Free won’t

red lampWas Libet wrong? The question has often been asked since the famous experiments which found that a detectable “Readiness Potential” (RP) showed that our decisions were made half a second before they entered our consciousness. There are plenty of counter arguments but the findings themselves have been reproduced and seem unassailable.

However, Christian Jarrett reports two new pieces of research which shed fresh light on the issue (Jarrett’s book Great Myths of the Brain is very sensible, btw, and should be read by all science journalists).

The first piece of research  shows that although an action may be prepared by the brain before we know we’ve decided to act, we can still change our minds. Subjects were asked to press a button at a moment of their choice after a green light came on. However, if a red light appeared before they pressed, they were asked to refrain. The experimenters then detected the RP which showed the subjects were about to press the button, and used the red light to try to cancel the intention. They found that although there was a ‘point of no return’, so long as the red light appeared in time the subjects were able to hold off and not press the button after all.

That means that a significant qualification has to be added to Libet’s initial findings – but it’s one Libet himself had already come up with. He was aware that the emergent action could be suppressed, and memorably said it showed that while we might not have free will, we could still have ‘free won’t’. I don’t know much use that is. In the experiment the subjects simply responded to a red light, but if the veto is to make consciousness effective again we seem to need the veto decision to happen instantly and overtake the action decision somehow. That seems problematic if not paradoxical. I also get quite confused trying to imagine what it would be like to veto mentally a decision you’re not yet aware of having made. Still, I suppose we must be grateful for whatever residual degree of freedom the experiments allow us.

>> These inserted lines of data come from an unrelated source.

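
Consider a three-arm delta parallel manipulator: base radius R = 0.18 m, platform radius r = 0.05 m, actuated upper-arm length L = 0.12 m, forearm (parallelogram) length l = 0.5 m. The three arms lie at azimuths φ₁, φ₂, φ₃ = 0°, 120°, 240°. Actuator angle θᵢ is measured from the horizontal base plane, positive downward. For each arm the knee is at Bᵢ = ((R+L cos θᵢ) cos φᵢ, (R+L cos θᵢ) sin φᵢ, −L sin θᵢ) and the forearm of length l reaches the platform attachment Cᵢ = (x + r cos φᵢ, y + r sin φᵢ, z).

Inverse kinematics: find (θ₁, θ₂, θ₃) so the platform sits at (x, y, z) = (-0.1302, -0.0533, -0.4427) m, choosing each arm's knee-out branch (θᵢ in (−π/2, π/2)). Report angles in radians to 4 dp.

θ₁ = 0.7850, θ₂ = 0.1741, θ₃ = -0.2619

φ1=0.0° → target in arm frame (-0.1302, -0.0533)
  A=0.2602, B=-0.4427, C=(l²−L²−A²−y'²−z²)/(2L)=-0.1289
  γ=atan2(-0.4427,0.2602)=-1.0394;  ψ=arccos(-0.2510)=1.8245;  θ1=γ+ψ≈0.7850
φ2=120.0° → target in arm frame (0.0189, 0.1394)
  A=0.1111, B=-0.4427, C=(l²−L²−A²−y'²−z²)/(2L)=0.0327
  √(A²+B²)=0.4564;  θ2 = -1.3250+1.4991 ≈ 0.1741
φ3=240.0° → target in arm frame (0.1113, -0.0861)
  e−x'=0.0187;  (l²−L²−(e−x')²−y'²−z²)/2L = 0.1327
  √(A²+B²)=0.4431;  θ3 = -1.5285+1.2666 ≈ -0.2619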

The second piece of research  calls into question the nature of the RP itself. Libet’s research more or less took it for granted that the RP was a reliable sign that an action was on the way, but the new findings suggest that it is really just part of the background ebb and flow of neural noise. Actions do arise when the activity crosses a certain threshold, but the brain is much quicker about getting to that level when the background activity is already high.

That certainly adds some complexity to the picture, but I don’t think it really dispels the puzzle of Libet’s results. The RP may be fuzzier than we thought and it may not have as rigid a link to action as we thought – but it’s still possible to predict the act before we’re aware of the decision. What if we redesigned the first experiment? We tell the subject to click on a target at any time after it appears; but we detect the RP and whip the target away a moment before the click every time. The subject can never  succeed. The fact that that is perfectly possible surely remains more than a little unsettling.